GENEVA, March 11 (Reuters) - Entire families including
women and children were killed in Syria's coastal region as part
of a series of sectarian killings by rival groups, the U.N human
rights office said on Tuesday.
Pressure has been growing on Syria's Islamist-led government
to investigate after reports by a war monitor of the killing of
hundreds of civilians in villages where members of Assad's
minority Alawite sect lived.
"In a number of extremely disturbing instances, entire
families - including women, children and individuals hors de
combat - were killed, with predominantly Alawite cities and
villages targeted in particular," U.N. human rights office
spokesperson Thameen Al-Kheetan said, using a French term for
those incapable of fighting.
He said initial reports indicated that the perpetrators, who
have not been identified, were both members of armed groups
supporting Syria's interim authorities and those associated with
the former government.
"They appear to have been carried out on a sectarian basis,
in Tartus, Latakia and Hama governorates - reportedly by
unidentified armed individuals, members of armed groups
allegedly supporting the caretaker authorities' security forces,
and by elements associated with the former government."
So far, the U.N. human rights office has documented the
killing of 111 civilians and expects the real toll to be
significantly higher, Al-Kheetan told a Geneva press briefing.
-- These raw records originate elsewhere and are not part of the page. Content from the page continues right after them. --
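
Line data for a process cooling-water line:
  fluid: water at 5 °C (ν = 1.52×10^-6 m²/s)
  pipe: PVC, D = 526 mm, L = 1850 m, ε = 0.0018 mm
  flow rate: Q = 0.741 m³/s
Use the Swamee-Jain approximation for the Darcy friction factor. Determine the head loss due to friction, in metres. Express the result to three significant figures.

V = 4Q/(πD²) = 4·0.741/(π·0.526²) = 3.410 m/s
Re = VD/ν = 3.410·0.526/1.52×10^-6 = 1.18×10^6 → turbulent
ε/D = 0.0018/526 = 3.42×10^-6
Swamee-Jain: f = 0.01139
h_f = f(L/D)V²/(2g) = 0.01139·(1850/0.526)·3.410²/(2·9.81) = 23.73 m

h_f ≈ 23.7 m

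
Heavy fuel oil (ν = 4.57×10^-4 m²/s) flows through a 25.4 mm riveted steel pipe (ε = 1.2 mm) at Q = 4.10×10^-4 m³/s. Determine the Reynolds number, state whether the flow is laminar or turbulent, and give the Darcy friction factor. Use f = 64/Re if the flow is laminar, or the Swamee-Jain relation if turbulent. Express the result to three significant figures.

Re ≈ 45.0; laminar; f = 64/Re ≈ 1.42

V = 4Q/(πD²) = 0.8091 m/s
Re = VD/ν = 0.8091·0.0254/4.57×10^-4 = 45.0
Re < 2300 → laminar → f = 64/Re = 1.423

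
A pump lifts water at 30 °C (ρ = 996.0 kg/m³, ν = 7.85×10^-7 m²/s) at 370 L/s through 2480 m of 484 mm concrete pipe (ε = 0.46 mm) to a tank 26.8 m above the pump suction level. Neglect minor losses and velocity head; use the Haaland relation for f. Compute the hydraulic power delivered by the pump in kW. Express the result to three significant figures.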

Of those, 90 were men; 18 were women; and three were children,
he added.
"Many of the cases documented were of summary executions.
They appear to have been carried out on a sectarian basis...,"
Al-Kheetan told reporters. In some cases, men were shot dead in
front of their families, he said, citing testimonies from
survivors.
UN human rights chief Volker Turk welcomed an announcement
by Syria's Islamist-led government to create an accountability
committee and called for those investigations to be prompt,
thorough, independent and impartial, the spokesperson added.